Surveillance systems used to capture, analyse, and disseminate information should be operated to agreed standards. The development and adoption of standard operating protocols and case definitions provides a mechanism for ensuring that surveillance systems operate in a consistent and explicit manner over time and place. The scope of operating protocols should include a statement of purpose, case definitions or definitions of hazards and exposures, laboratory investigation protocols (where appropriate), sources of data (e.g. the type of clinical service from which the data are to be captured, and the 'sampling' approach - universal, random or convenience sample, sentinel), the data items to be collected (including level of person identifier required), the outputs, and the roles and responsibilities of those involved in the surveillance process and the custodian or owner of the system. Publication of these protocols helps to make the purpose and governance arrangements for surveillance systems explicit to data providers, data subjects and the recipients of surveillance outputs.
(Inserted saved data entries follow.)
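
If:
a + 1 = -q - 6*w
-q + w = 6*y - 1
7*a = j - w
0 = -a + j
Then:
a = 2/41 - 6*y/41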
Many of these suggested components of an operating protocol have been covered earlier in this chapter. One component that requires mention is that of guidance on what and when to report. To some extent this guidance can be provided through the publication of case definitions for reporting, but such definitions do not exist for many surveillance systems, particularly those that cover a wide range of infections (such as laboratory reporting schemes that capture data on all organisms identified by reporting laboratories). Even when case definitions do exist, guidance may be required as to whether cases should only be reported when they meet certain criteria (e.g. those for a confirmed case) or when all exposure and risk factor data are available, or whether preliminary reporting should be made on the basis of suspected case identification and/or when only partial exposure or risk factor data are available (in which case, clear mechanisms need to be defined for how more detailed information should be reported at a later date). Protocols should also cover the issue of how frequently data should be reported, and through what mechanism, and, where electronic reporting systems are used, what form and structure the data should be reported in.
Surveillance systems should also be subject to regular audit against their objectives and periodic evaluation.